Memorial Health gastroenterologist Steve Carpenter says that while it may be tempting to reload your dinner plate for a second or third helping, eating too much food can have health consequences, like heartburn or acid reflux.
“Holiday season clearly is a time where we see more problems with gastroesophageal reflux disease, and there are many reasons for that, typically this year, because we’ve put on our ‘quarantine 15,’ so we’re all a bit heavier,” said Carpenter, who also serves as Memorial Health’s academic chair of medicine.
“Weight contributes to the pathogenesis of gastroesophageal reflux disease, overeating fried foods, drinking carbonated beverages, smoking — all of these factors play a big role in reflux symptoms, and patients can have quite a bit of difficulty with reflux regurgitation because of those risk factors,” he said.
Regurgitation, he explained, happens when a person can feel fluid entering the back of their throat from the esophagus or stomach.
Carpenter adds that other foods and drinks that could exacerbate reflux symptoms include chocolate, citrus, alcohol and coffee.

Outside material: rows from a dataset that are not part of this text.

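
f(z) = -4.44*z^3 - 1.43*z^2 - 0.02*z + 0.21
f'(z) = -13.32*z^2 - 2.86*z - 0.02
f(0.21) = 0.10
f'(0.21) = -1.21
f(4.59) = -459.37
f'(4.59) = -293.77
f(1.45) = -16.36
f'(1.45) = -32.17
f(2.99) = -131.32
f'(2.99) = -127.65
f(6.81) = -1468.49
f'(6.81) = -637.23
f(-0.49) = 0.40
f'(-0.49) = -1.82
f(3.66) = -236.70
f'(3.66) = -188.92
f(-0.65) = 0.84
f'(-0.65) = -3.79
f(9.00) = -3352.56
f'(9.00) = -1104.68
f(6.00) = -1010.43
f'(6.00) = -496.70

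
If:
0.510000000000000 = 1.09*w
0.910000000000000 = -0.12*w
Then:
No Solution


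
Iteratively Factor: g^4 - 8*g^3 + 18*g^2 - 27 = (g + 1)*(g^3 - 9*g^2 + 27*g - 27) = (g - 3)*(g + 1)*(g^2 - 6*g + 9) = (g - 3)^2*(g + 1)*(g - 3)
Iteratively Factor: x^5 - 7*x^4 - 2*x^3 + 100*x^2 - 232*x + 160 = (x - 2)*(x^4 - 5*x^3 - 12*x^2 + 76*x - 80) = (x - 5)*(x - 2)*(x^3 - 12*x + 16) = (x - 5)*(x - 2)^2*(x^2 + 2*x - 8) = (x - 5)*(x - 2)^2*(x + 4)*(x - 2)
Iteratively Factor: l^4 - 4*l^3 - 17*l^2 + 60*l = (l - 5)*(l^3 + l^2 - 12*l) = l*(l - 5)*(l^2 + l - 12) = l*(l - 5)*(l - 3)*(l + 4)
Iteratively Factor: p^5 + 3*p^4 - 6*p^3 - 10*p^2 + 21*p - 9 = (p - 1)*(p^4 + 4*p^3 - 2*p^2 - 12*p + 9) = (p - 1)^2*(p^3 + 5*p^2 + 3*p - 9) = (p - 1)^3*(p^2 + 6*p + 9) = (p - 1)^3*(p + 3)*(p + 3)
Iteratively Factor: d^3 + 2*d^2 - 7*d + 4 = (d + 4)*(d^2 - 2*d + 1) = (d - 1)*(d + 4)*(d - 1)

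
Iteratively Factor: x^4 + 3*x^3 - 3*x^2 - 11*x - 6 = (x + 1)*(x^3 + 2*x^2 - 5*x - 6) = (x + 1)*(x + 3)*(x^2 - x - 2) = (x - 2)*(x + 1)*(x + 3)*(x + 1)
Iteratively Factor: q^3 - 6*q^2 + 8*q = (q)*(q^2 - 6*q + 8) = q*(q - 2)*(q - 4)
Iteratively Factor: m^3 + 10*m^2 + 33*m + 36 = (m + 3)*(m^2 + 7*m + 12) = (m + 3)*(m + 4)*(m + 3)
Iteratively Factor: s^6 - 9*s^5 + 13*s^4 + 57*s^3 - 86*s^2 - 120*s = (s + 2)*(s^5 - 11*s^4 + 35*s^3 - 13*s^2 - 60*s) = (s - 4)*(s + 2)*(s^4 - 7*s^3 + 7*s^2 + 15*s) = s*(s - 4)*(s + 2)*(s^3 - 7*s^2 + 7*s + 15) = s*(s - 5)*(s - 4)*(s + 2)*(s^2 - 2*s - 3) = s*(s - 5)*(s - 4)*(s + 1)*(s + 2)*(s - 3)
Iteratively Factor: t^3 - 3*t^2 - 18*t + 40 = (t - 5)*(t^2 + 2*t - 8) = (t - 5)*(t + 4)*(t - 2)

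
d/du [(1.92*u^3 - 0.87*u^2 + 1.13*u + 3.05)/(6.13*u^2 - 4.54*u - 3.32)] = (11.7696*u^4 - 17.4336*u^3 - 22.1003*u^2 - 31.6162*u + 10.0954)/(37.5769*u^4 - 55.6604*u^3 - 20.0916*u^2 + 30.1456*u + 11.0224)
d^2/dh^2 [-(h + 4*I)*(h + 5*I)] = -2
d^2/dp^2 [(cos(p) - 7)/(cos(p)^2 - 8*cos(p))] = (-(cos(p) - 8)^2*cos(p)^3 + 2*(cos(p) - 8)*(28*cos(p) - 13*cos(2*p) + cos(3*p) + 2)*cos(p) + 8*(cos(p) - 7)*(cos(p) - 4)^2*sin(p)^2)/((cos(p) - 8)^3*cos(p)^3)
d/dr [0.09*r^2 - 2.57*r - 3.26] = 0.18*r - 2.57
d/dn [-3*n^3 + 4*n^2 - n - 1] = -9*n^2 + 8*n - 1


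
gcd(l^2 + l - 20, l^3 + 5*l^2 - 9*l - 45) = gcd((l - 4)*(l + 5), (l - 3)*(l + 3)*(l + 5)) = l + 5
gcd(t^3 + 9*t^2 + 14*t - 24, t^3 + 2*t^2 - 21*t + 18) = t^2 + 5*t - 6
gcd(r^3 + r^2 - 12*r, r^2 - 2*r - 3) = r - 3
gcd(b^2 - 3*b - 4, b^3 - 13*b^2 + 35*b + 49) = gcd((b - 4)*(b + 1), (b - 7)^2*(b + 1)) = b + 1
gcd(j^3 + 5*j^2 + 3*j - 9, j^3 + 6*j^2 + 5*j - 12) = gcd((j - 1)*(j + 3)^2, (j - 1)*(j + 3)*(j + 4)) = j^2 + 2*j - 3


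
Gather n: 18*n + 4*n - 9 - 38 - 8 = 22*n - 55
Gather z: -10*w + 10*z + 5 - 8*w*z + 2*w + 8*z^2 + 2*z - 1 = -8*w + 8*z^2 + z*(12 - 8*w) + 4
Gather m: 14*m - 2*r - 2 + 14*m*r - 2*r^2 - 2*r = m*(14*r + 14) - 2*r^2 - 4*r - 2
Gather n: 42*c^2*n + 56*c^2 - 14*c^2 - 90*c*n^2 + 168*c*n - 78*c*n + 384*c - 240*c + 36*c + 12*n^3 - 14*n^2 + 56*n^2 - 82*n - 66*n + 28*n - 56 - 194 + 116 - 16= 42*c^2 + 180*c + 12*n^3 + n^2*(42 - 90*c) + n*(42*c^2 + 90*c - 120) - 150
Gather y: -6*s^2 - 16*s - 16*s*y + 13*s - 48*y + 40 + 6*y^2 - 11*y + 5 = -6*s^2 - 3*s + 6*y^2 + y*(-16*s - 59) + 45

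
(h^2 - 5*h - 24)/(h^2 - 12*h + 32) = (h + 3)/(h - 4)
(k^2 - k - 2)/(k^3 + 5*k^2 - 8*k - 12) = 1/(k + 6)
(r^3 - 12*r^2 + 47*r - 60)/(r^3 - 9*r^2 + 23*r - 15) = (r - 4)/(r - 1)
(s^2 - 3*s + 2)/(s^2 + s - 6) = (s - 1)/(s + 3)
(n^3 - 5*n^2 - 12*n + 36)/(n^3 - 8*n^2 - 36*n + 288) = (n^2 + n - 6)/(n^2 - 2*n - 48)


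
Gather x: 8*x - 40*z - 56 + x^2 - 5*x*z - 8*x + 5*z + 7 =x^2 - 5*x*z - 35*z - 49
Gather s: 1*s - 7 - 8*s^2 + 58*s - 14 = -8*s^2 + 59*s - 21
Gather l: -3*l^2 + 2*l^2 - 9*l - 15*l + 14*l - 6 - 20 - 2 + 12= -l^2 - 10*l - 16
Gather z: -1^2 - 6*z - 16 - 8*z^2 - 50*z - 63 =-8*z^2 - 56*z - 80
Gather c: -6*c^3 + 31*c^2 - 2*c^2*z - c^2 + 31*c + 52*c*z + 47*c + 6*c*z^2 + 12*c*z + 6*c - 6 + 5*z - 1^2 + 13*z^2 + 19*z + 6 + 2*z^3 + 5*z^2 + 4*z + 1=-6*c^3 + c^2*(30 - 2*z) + c*(6*z^2 + 64*z + 84) + 2*z^3 + 18*z^2 + 28*z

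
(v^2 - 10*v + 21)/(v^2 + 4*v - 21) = (v - 7)/(v + 7)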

If you begin overeating, your body may give you clues that it’s time to put down the fork.
Carpenter says feeling significantly bloated, somewhat nauseated or starting to slightly regurgitate food are signs of overindulging.
“Some of the most common initial symptoms of acid reflux include something called water brash, where there’s a sense of a sour taste in the back of our throat,” he said.
“The symptom of indigestion is a little bit less specific and defined by people in many different ways; that usually involves some sense of discomfort in the upper abdomen or chest area,” he said.
In addition to eating in moderation, Carpenter shares some recommendations for avoiding discomfort after a big holiday meal.
“When we have Thanksgiving dinner, we typically will have a huge meal, and we want to lie down and take a nap, but the worst thing you could do after having a heavy meal is to become recumbent,” Carpenter said.
“The best thing you can do is get up and go for a long walk,” he added. “It’s going to get things moving, you’re going to be upright, it’ll improve your digestion, you’ll feel much better and you’ll have more energy.”
Carpenter says there are a number of over-the-counter remedies for acid reflux available at local pharmacies, but adds they may be more effective if taken before symptoms develop.
“The H2-receptor antagonists as well as the proton pump inhibitors and the antacids all can be moderately effective in management, but typically don’t work very well after ingestion of a large meal,” he said.
The medical expert says that while he wouldn’t be overly alarmed about heartburn occurring on Thanksgiving or Christmas, lingering symptoms could be cause for concern.
“Typically, if someone has acid reflux symptoms after a holiday meal, we’ll chalk that up to circumstances, but when people have reflux for a long period of time — say for example, a year or longer or they require long-term medical therapy — then at that point, you might think something might be wrong, and that’s where I would like to say, ‘be cautious,’” Carpenter said.
He says as the ongoing pandemic coincides with the holidays, becoming less active, spending more time indoors and gaining weight has become more of an issue.
“We all have to be quite diligent about weight gain and trying to keep as active as possible in this setting,” Carpenter said. “We can still get outside, we can still socially distance and walk around, run or go to the home gym.”